Resilience as a concept has evolved over time, initially considered to be simply an inherent trait of an individual against stress [
10]. Modern approaches have viewed this as a process and as a result, enabled the idea that it can be fostered through the alteration of modifiable emotional, social and behavioral factors [
10]. Resilience is therefore now viewed to be a product of these interactions between an individual and their environment and can be classified into proactive and reactive [
11,
12].
Proactive resilience is the ability to adapt to change as well as to predict problems arising in the future and to bounce back from these unfavorable conditions if they occur, while reactive resilience is mainly the behavioral response to enduring adverse conditions as they arise [
11,
12]. While these two types of resilience complement each other [
12], it is important that strategies aimed at improving the mental health in children in war zones serve to be cognizant of the fluid situation around them.

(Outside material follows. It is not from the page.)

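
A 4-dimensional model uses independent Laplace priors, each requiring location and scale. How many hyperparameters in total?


Per parameter: 2 (location and scale).
Total = 4 * 2 = 8

8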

Given the constantly changing dynamics of war, a focus on promoting proactive resilience in children in these regions should be prioritized. Reactive resilience, which serves to be a response to adverse conditions as they appear, may not be as effective in such a scenario given its inherent nature, instead, proactive resilience, which aims to be more dynamic inherently, can be more effective. It should be noted that studies comparing reactive resilience and proactive resilience in children from war zones are lacking and can serve to be further avenues of research, however, any strategy aimed at building resilience in these children should be cognizant of local contexts [
10].
We must never lose sight of the big picture in this era of major crises and must universally stand with the children whose mental health is paramount. It is therefore essential to foster strategies aimed at incorporating proactive resilience to help these children recover from the devastation of war. The time to act is now.